CHADWICK BOSEMAN’IN HAKKI YENDİ

Öyleyse “Nomadland” ile bitirelim. Zaten sona kalan üç ödülün ikisiyle kapanışı da o yaptı. Gerçi Chadwick Boseman’ın hayranları En İyi Erkek Oyuncu Ödülü’nü Anthony Hopkins’in almasına Twitter’da fazlasıyla tepki gösterdiler (“İnanamıyorum! Filmini kimse görmedi. Zaten burada bile değil.”) ağustosta 43 yaşında ölen ve yıl boyunca performansıyla ödül alan genç Chadwick’in hakkının yendiğini düşünüyorlardı. Gerçi Zeynep Atakan’ın dediği gibi, genelde kendi beğendiğimiz film ya da performansların ödüle layık olduğunu düşünme eğilimindeyiz ama, erkek oyuncu adayları içinde yeni bir oyunculuk anlayışını temsil edenlerin de Boseman ve Riz Ahmed olduklarını söylemek zorundayız.

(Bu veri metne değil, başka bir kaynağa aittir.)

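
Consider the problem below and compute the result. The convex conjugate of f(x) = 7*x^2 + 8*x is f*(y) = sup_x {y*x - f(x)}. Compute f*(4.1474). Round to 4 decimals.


f*(y) = sup_x {y*x - a*x^2 - b*x} = sup_x {(y-b)*x - a*x^2}
FOC: (y - b) - 2a*x = 0 => x* = (y - b)/(2a)
x* = (4.1474 - 8)/(2*7) = -0.2752
f*(4.1474) = (y-b)^2/(4a) = (4.1474 - 8)^2/(4*7)
= 14.8425/28 = 0.5301


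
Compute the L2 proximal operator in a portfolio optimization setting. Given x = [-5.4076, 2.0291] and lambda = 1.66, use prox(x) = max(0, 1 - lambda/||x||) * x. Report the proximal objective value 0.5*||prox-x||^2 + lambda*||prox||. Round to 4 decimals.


Step 1: Compute ||x||.
||x|| = 5.7758
Step 2: Compute scaling factor.
scale = max(0, 1 - 1.66/5.7758) = 0.7126
Step 3: prox(x) = [-3.8534, 1.4459]
||prox(x)|| = 4.1158
Step 4: Proximal objective.
0.5*||prox-x||^2 = 1.3778
lambda*||prox|| = 6.8322
Total = 8.21


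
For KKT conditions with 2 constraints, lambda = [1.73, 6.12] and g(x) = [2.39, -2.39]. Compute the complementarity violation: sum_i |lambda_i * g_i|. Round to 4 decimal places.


KKT complementary slackness check:
lambda_1 * g_1 = 1.73 * 2.39 = 4.1347
lambda_2 * g_2 = 6.12 * -2.39 = -14.6268
Total violation = 4.1347 + 14.6268 = 18.7615


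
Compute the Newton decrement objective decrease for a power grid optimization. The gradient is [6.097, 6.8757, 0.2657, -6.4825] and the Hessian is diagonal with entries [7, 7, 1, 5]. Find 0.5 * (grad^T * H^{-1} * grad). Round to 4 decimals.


Step 1: H is diagonal, so H^(-1) * g = [0.871, 0.9822, 0.2657, -1.2965].
Step 2: g^T H^(-1) g = sum_i g_i^2 / H_ii
  = (6.097)^2/7 + (6.8757)^2/7 + (0.2657)^2/1 + (-6.4825)^2/5
  = 5.3105 + 6.7536 + 0.0706 + 8.4046 = 20.5393
Step 3: Objective decrease = 0.5 * g^T H^(-1) g = 10.2696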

Sürgün cezası yüzünden 20 yıl ABD’ye gelememiş Charlie Chaplin’in yasağının kalktığı yıl olan 1972’de törenin ona ayrılan özel bölümle bitmesi alışılmış sırayı bozmuş, En İyi Film program kapatmamıştı. “Nomadland” yapımcıları bile bu yüzden kendilerine gelememişe benziyorlardı. Neyse ki sonra Frances McDormand En İyi Kadın Oyuncu Ödülü’nü aldı. Aktris, Ingrid Bergman, Walter Brennan, Daniel Day-Lewis, Jack Nicholson, ve Meryl Streep ile birlikte üç Oscar’ı olan bir avuç oyuncu arasında. Dört Oscar’ı olan tek kişi kimselere benzemeyen Katharine Hepburn. Doğrusu birkaç yılda Frances McDormand’ı da onun yanında görürsem şaşmam.

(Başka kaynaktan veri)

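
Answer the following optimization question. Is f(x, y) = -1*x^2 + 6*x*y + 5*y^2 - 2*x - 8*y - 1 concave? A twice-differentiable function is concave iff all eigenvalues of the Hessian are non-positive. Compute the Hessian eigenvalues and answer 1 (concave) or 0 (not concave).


The Hessian of f(x,y) = -1*x^2 + 6*x*y + 5*y^2 - 2*x - 8*y - 1 is:
H = [[-2, 6], [6, 10]]
Trace = -2 + 10 = 8
Determinant = -2*10 - (6)^2 = -56
Discriminant = (8)^2 - 4*-56 = 288.0
Eigenvalues: lambda_1 = -4.4853, lambda_2 = 12.4853
The function is not concave.

0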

Aslında bu yılki Oscar Töreni’nin yapılması bile başlı başına bir başarı. Bu nankör işi üstlenen Steven Soderberg ve arkadaşlarına teşekkür ederiz. Pandemi yılında gösterime girebilen iyi filmleri selamladılar. “Hadi, sinemaya gidelim,” konuşmasını yapan tek kişi ise Frances McDormand oldu: “Lütfen filmimizi mümkün olan en büyük ekran/perdede izleyin. Ve çok geçmeden bir gün de tanıdığınız herkesi sinema salonuna omuz omuza film izlemek için o karanlık yere götürün.”